What I have found is that when we can have lifters or clients focus on breathing out into the sides of their trunk, it also gives them the ability to expand the lower part of their back as well. Clamping your hands together on someone’s sides and pressing into them, requesting they breathe out against your hands, is a start to offer proprioception on how, where, and what direction you want them to breathe. Once they have the ability to breathe laterally, it should be mentioned that when using a belt there should be no difference in approach to breathing and bracing. Suggest focusing on the sides of the belt and feeling the pressure there rather than in their “belly.”

Hip Hinge

The greater issue that many people have no clue about is how to utilize a proper hip hinge during the squat. Back in 2013, Coach Zweifel wrote an article for elitefts on how to properly hinge. Still, to this day, I see it getting screwed up daily by tons of people — elite level athletes included!

So what is it that causes the hip hinge to be so difficult? In my opinion, it is proprioception of a neutral loaded spine. The majority of lifters, both competitive and casual, go into back extension, allowing their hips to anteriorly tilt. But to them, it “feels” like they are pushing their hips back. Just to explain the severity of this, when you initiate a squat with back extension, you instantly move through the lumbar spine. The majority of people who accomplish this will not hit competition depth without going back through spinal flexion, allowing the hips to posteriorly tilt (also known as “butt wink”). This is just during the eccentric (lowering) phase. We then have to go back through both ranges of motion on the way up, so we just had a lifter go through spinal flexion once and extension twice, all while under load. This is how you say goodbye to spinal discs.

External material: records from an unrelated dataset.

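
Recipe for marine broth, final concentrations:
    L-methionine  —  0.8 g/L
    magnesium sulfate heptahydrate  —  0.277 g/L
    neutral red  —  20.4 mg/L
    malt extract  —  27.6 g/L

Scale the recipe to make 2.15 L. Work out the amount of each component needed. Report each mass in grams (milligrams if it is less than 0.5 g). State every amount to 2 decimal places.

L-methionine 1.72 g; magnesium sulfate heptahydrate 0.60 g; neutral red 43.86 mg; malt extract 59.34 g

Scale factor relative to 1 L: 2.15.
L-methionine: 0.8 g/L × 2.15 L = 1.72 g
magnesium sulfate heptahydrate: 0.277 g/L × 2.15 L = 0.60 g
neutral red: 20.4 mg/L × 2.15 L = 43.86 mg
malt extract: 27.6 g/L × 2.15 L = 59.34 g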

Over the course of this past year, there are a few helpful things I have picked up to aid others in correcting these minor mistakes that lead to major problems. As stated before, I have learned all of this information from coaches much greater than I. The ShouldeRök hip hinge squat is a game changer. It allows the proprioception of a straight bar on your back and it lets you know when you screw up and go into flexion at every point during your squat. Not only does it correct back extension, but it also teaches us to have a neutral spine. The cue “chest up” is terrible in my opinion, because it makes the lifter go into greater spinal extension. Our chest actually needs to be pinned down to keep a neutral spine and contracted erectors. This means that we will have a forward leaning angle with our chest, but that does not mean our chest or eyes are parallel with the floor. It just means that your upper and lower back are straight!